Fine-tuning GPT2 for bidirectional training

Hallo,

we all know, that GPT2 is widely used in text generation task as autoregressive model. May I ask, could I further train GPT2 in a bidirectional attention, like BERT as auto-encoding model? If yes, how could I flexible control the uni- or bidirectional training in GPT2? Thanks a lot!!

I don’t think this is possible at all due to structural differences in the model’s design, but I may be wrong.
Reference this if you want more clarity on what I am saying - Comparison between BERT, GPT-2 and ELMo | by Gaurav Ghati | Medium

" Drawbacks: GPT is its uni-directional nature — the model is only trained to predict the future left-to-right context ." - from the article

Hope this answers your question

Thanks for your info. Really appreciate!
While, I know there are already some work to control the bidi- or uni-directional attention by using a matrix. like this: unilm/unilm-v1 at master · microsoft/unilm · GitHub
so I am wondering if we could also realise flexible attention by using this in GPT2.

Hi,

The reason autoregressive models like GPT2 are trained using a causal attention mask is because otherwise you “leak” information from the future. These models are trained to predict the next token, but if you let the model pay attention to the next token (while it needs to predict this), then that defeats the purpose of training the model.

yes, you make sense.
While, in my case, I want to bidirectional process the context part, while generation part is still in unidirectional (thus, the future information won’t be leaked). does that make sense?

Yes that makes sense, and can be done indeed (this is actually a nice research topic).

Note that BigScience is investigating this, they call it “prefix-lm”: Models - Hugging Face

I assume that bidirectional attention is applied to the “prefix” (i.e. context), and unidirectional on the generation part.
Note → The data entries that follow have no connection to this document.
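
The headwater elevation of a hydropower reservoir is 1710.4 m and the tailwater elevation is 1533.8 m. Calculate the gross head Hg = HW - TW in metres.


Hg = 1710.4 - 1533.8 = 176.6000 m


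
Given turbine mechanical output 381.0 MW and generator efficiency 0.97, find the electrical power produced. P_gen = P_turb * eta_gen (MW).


P_gen = 381.0 * 0.97 = 369.5700 MW


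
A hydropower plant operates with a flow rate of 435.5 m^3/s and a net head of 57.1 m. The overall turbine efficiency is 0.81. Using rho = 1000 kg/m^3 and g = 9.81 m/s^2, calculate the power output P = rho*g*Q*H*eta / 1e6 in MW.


P = 1000 * 9.81 * 435.5 * 57.1 * 0.81 / 1e6 = 197.5961 MW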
Thanks for the sharing. But there is no detailed infos for the model “prefix-lm”.
And actually I wanna to do this with pre-trained GPT or DialoGPT. Could you tell me more infos about how to do that? Thanks a lot!!

Hi,

I just found BigScience’s implementation here: bigscience/inference at f5f883866af9d58871d9dc498646dcc133b01b3c · bigscience-workshop/bigscience · GitHub

They adapted GPT-2.

thanks a lot! I will take a look at that. really appreciate!